Infection prevention, the operating room and central sterile processing are the first line in preventing sharps mishaps. Working with our central supply department, we can review orders of sharps and knives that may go to other departments that should not have access to them. On-the-spot corrections are effective in reducing the amounts of sticks, but you need personnel making those corrections to have the full support of their chain of command. Personnel who become indignant because they are corrected may feel that they are above such corrections and may not heed a little friendly advice. Immediate feedback to the floor that sends instrument sets back with sharps on instruments also helps us to police such situations with the goal of retraining the person that left sharps on those sets.
ICT: What types of policies/tips can help healthcare teams ensure that their drug and needle supplies are being used appropriately, and how can they measure the efficacy of their systems? If tampering appears to have occurred, what should be done?
Gonzales: Honest, direct communication with leadership/management to immediately resolve such incidents and empowerment of staff to make the corrections in a professional manner would be the best ways to make for a strong program. Policies that include AORN-recommended practices, training, collaboration with surgeons and other healthcare professionals are essential in keeping sharps injuries to a minimum.
As far as tampering with medications that come prepackaged with sharps and personnel having access to syringes such that medications are being tampered with, the leadership/management should be vigilant and ensure/enforce that policies and procedures are followed.

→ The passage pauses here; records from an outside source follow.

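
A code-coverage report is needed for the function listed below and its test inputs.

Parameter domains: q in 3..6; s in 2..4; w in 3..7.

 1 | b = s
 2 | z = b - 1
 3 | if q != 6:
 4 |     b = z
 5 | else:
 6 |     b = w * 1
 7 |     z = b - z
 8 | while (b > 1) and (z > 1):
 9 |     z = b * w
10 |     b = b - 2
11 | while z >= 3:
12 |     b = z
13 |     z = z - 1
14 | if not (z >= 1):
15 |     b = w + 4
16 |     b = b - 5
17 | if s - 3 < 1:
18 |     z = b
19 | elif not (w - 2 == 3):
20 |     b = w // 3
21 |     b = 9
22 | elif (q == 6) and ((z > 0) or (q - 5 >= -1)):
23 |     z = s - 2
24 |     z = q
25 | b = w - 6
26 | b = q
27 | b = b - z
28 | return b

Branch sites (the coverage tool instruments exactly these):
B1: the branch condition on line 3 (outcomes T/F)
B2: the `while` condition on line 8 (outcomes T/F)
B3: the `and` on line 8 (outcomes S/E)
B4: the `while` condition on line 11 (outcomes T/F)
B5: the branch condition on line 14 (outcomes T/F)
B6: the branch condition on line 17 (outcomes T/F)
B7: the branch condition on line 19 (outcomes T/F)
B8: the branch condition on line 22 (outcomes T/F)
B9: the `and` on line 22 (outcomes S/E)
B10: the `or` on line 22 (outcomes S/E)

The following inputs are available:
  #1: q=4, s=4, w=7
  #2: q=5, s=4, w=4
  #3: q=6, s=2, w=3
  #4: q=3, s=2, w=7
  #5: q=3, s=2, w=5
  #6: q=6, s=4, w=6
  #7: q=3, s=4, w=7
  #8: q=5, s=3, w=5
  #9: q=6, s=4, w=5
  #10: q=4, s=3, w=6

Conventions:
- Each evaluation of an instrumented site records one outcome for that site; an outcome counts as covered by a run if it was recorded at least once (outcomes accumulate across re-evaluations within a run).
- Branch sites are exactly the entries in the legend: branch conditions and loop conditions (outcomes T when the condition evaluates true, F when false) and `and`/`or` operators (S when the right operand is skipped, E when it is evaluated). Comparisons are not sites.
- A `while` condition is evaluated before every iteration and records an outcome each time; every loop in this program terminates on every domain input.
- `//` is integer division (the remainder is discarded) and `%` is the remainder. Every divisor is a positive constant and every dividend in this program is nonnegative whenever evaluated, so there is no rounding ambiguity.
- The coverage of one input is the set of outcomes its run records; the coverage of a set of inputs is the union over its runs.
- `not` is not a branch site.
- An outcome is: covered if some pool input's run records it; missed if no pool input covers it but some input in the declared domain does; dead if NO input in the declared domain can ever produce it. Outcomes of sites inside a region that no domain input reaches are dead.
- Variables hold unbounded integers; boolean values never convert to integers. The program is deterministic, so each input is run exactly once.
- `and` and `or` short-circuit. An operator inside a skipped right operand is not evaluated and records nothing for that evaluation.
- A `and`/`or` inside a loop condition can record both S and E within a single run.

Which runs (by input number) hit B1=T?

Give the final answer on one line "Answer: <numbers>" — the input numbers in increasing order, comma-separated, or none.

input #1 (q=4, s=4, w=7): covers B1=T
input #2 (q=5, s=4, w=4): covers B1=T
input #3 (q=6, s=2, w=3): misses B1=T
input #4 (q=3, s=2, w=7): covers B1=T
input #5 (q=3, s=2, w=5): covers B1=T
input #6 (q=6, s=4, w=6): misses B1=T
input #7 (q=3, s=4, w=7): covers B1=T
input #8 (q=5, s=3, w=5): covers B1=T
input #9 (q=6, s=4, w=5): misses B1=T
input #10 (q=4, s=3, w=6): covers B1=T

Answer: 1, 2, 4, 5, 7, 8, 10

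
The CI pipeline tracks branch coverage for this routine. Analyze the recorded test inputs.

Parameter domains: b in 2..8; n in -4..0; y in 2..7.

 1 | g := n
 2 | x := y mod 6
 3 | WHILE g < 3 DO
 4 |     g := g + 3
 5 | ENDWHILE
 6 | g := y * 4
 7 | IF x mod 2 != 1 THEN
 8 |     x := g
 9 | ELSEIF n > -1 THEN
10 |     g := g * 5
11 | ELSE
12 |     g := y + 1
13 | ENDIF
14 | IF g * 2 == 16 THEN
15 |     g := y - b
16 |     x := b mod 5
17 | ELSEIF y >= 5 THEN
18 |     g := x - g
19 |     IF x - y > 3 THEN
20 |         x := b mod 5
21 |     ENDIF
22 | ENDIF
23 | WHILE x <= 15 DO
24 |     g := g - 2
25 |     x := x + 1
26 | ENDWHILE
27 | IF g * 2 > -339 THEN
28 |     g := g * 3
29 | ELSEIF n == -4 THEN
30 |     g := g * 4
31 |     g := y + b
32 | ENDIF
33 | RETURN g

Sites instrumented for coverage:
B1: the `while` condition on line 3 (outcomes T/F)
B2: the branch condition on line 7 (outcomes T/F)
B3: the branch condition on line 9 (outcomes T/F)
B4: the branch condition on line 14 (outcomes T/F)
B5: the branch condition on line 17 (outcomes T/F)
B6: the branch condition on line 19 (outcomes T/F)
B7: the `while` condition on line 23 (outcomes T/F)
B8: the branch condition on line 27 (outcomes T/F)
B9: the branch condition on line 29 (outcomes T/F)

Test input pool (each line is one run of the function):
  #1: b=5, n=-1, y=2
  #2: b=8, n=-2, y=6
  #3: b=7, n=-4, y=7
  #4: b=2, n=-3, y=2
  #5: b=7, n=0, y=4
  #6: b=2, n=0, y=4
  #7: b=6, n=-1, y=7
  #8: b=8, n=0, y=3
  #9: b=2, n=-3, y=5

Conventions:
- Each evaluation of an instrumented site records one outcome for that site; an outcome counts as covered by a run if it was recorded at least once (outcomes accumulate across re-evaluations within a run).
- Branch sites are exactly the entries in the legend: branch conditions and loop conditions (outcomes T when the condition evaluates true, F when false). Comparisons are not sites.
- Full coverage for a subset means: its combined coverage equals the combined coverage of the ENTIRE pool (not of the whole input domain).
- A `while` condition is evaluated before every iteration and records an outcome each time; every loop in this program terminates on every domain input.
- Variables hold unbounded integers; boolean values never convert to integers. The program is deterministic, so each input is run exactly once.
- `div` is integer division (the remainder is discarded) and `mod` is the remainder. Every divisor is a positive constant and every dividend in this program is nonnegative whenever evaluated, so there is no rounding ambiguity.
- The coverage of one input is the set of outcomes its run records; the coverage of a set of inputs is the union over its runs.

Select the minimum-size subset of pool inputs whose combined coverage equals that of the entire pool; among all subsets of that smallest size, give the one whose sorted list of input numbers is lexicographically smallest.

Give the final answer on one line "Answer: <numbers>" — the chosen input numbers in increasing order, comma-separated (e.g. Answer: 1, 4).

input #1, b=5, n=-1, y=2: outcomes B1=T, B1=F, B2=T, B4=T, B7=T, B7=F, B8=T
input #2, b=8, n=-2, y=6: outcomes B1=T, B1=F, B2=T, B4=F, B5=T, B6=T, B7=T, B7=F, B8=T
input #3, b=7, n=-4, y=7: outcomes B1=T, B1=F, B2=F, B3=F, B4=T, B7=T, B7=F, B8=T
input #4, b=2, n=-3, y=2: outcomes B1=T, B1=F, B2=T, B4=T, B7=T, B7=F, B8=T
input #5, b=7, n=0, y=4: outcomes B1=T, B1=F, B2=T, B4=F, B5=F, B7=F, B8=T
input #6, b=2, n=0, y=4: outcomes B1=T, B1=F, B2=T, B4=F, B5=F, B7=F, B8=T
input #7, b=6, n=-1, y=7: outcomes B1=T, B1=F, B2=F, B3=F, B4=T, B7=T, B7=F, B8=T
input #8, b=8, n=0, y=3: outcomes B1=T, B1=F, B2=F, B3=T, B4=F, B5=F, B7=T, B7=F, B8=T
input #9, b=2, n=-3, y=5: outcomes B1=T, B1=F, B2=F, B3=F, B4=F, B5=T, B6=F, B7=T, B7=F, B8=T
union over all inputs: B1=T, B1=F, B2=T, B2=F, B3=T, B3=F, B4=T, B4=F, B5=T, B5=F, B6=T, B6=F, B7=T, B7=F, B8=T (15 outcomes)
checked all size-1 subsets: none covers 15 outcomes (max 10/15)
checked all size-2 subsets: none covers 15 outcomes (max 12/15)
checked all size-3 subsets: none covers 15 outcomes (max 14/15)
size 4: inputs {1, 2, 8, 9} cover all 15 outcomes, and no lexicographically smaller subset of this size does

Answer: 1, 2, 8, 9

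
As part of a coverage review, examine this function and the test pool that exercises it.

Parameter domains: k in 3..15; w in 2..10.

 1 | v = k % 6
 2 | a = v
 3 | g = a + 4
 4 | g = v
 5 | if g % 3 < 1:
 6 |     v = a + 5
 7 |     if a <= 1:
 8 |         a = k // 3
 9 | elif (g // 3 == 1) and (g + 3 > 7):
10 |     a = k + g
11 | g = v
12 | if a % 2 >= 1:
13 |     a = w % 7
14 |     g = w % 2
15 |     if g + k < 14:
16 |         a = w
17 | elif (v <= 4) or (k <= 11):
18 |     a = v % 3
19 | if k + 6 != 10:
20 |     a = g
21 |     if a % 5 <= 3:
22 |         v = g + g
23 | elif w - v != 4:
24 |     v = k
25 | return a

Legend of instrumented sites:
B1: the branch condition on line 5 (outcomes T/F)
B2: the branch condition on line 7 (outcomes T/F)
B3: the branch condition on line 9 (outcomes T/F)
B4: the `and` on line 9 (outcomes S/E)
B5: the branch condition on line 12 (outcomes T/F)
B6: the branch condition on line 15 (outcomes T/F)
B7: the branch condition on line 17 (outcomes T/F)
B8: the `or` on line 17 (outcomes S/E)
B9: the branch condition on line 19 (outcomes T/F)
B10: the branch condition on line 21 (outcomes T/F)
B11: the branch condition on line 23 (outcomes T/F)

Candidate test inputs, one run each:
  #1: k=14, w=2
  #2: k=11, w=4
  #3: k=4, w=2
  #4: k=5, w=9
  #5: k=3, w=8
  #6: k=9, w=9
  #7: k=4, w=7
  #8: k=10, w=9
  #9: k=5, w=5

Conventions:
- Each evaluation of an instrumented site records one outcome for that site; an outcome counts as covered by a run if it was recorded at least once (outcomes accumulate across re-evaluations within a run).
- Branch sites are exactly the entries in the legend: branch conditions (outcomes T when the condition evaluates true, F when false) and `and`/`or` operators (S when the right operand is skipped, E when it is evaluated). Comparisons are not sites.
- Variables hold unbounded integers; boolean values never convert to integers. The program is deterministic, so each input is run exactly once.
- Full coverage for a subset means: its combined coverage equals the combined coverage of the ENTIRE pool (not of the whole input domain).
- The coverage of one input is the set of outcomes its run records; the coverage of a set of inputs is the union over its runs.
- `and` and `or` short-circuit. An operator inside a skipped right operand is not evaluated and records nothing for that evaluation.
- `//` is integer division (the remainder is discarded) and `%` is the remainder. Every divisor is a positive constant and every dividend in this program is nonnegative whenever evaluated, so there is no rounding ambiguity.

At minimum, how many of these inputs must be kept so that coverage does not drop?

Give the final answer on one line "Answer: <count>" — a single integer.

#1 (k=14, w=2) -> B1->F, B4->S, B3->F, B5->F, B8->S, B7->T, B9->T, B10->T; covered: B1=F, B3=F, B4=S, B5=F, B7=T, B8=S, B9=T, B10=T
#2 (k=11, w=4) -> B1->F, B4->E, B3->T, B5->F, B8->E, B7->T, B9->T, B10->T; covered: B1=F, B3=T, B4=E, B5=F, B7=T, B8=E, B9=T, B10=T
#3 (k=4, w=2) -> B1->F, B4->E, B3->F, B5->F, B8->S, B7->T, B9->F, B11->T; covered: B1=F, B3=F, B4=E, B5=F, B7=T, B8=S, B9=F, B11=T
#4 (k=5, w=9) -> B1->F, B4->E, B3->T, B5->F, B8->E, B7->T, B9->T, B10->T; covered: B1=F, B3=T, B4=E, B5=F, B7=T, B8=E, B9=T, B10=T
#5 (k=3, w=8) -> B1->T, B2->F, B5->T, B6->T, B9->T, B10->T; covered: B1=T, B2=F, B5=T, B6=T, B9=T, B10=T
#6 (k=9, w=9) -> B1->T, B2->F, B5->T, B6->T, B9->T, B10->T; covered: B1=T, B2=F, B5=T, B6=T, B9=T, B10=T
#7 (k=4, w=7) -> B1->F, B4->E, B3->F, B5->F, B8->S, B7->T, B9->F, B11->T; covered: B1=F, B3=F, B4=E, B5=F, B7=T, B8=S, B9=F, B11=T
#8 (k=10, w=9) -> B1->F, B4->E, B3->F, B5->F, B8->S, B7->T, B9->T, B10->F; covered: B1=F, B3=F, B4=E, B5=F, B7=T, B8=S, B9=T, B10=F
#9 (k=5, w=5) -> B1->F, B4->E, B3->T, B5->F, B8->E, B7->T, B9->T, B10->T; covered: B1=F, B3=T, B4=E, B5=F, B7=T, B8=E, B9=T, B10=T
together the pool reaches 18 outcomes: B1=T, B1=F, B2=F, B3=T, B3=F, B4=S, B4=E, B5=T, B5=F, B6=T, B7=T, B8=S, B8=E, B9=T, B9=F, B10=T, B10=F, B11=T
no size-1 subset reaches all 18 outcomes (best union: 8/18)
no size-2 subset reaches all 18 outcomes (best union: 14/18)
no size-3 subset reaches all 18 outcomes (best union: 16/18)
no size-4 subset reaches all 18 outcomes (best union: 17/18)
the canonical winner is {1, 2, 3, 5, 8}: size 5, full 18-outcome coverage, earliest index list among size-5 covers

Answer: 5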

An environment of open communication can help to identify when a person has a problem and may be gaining access to controlled substances. In those cases, the leadership and those who are empowered in the department should address this with the person that may be misusing their position to seek drugs for self use. Even our most-trusted fellow workers may fall into the trap of drug abuse and may not be able to seek help. If one is suspected, the question must be answered. Periodic auditing of drug stores and testing of personnel may be needed if missing drugs becomes evident. One indicator may be missing needles and syringes. Though we ask much of our leaders, this is just another facet of taking care of our workers and our patients.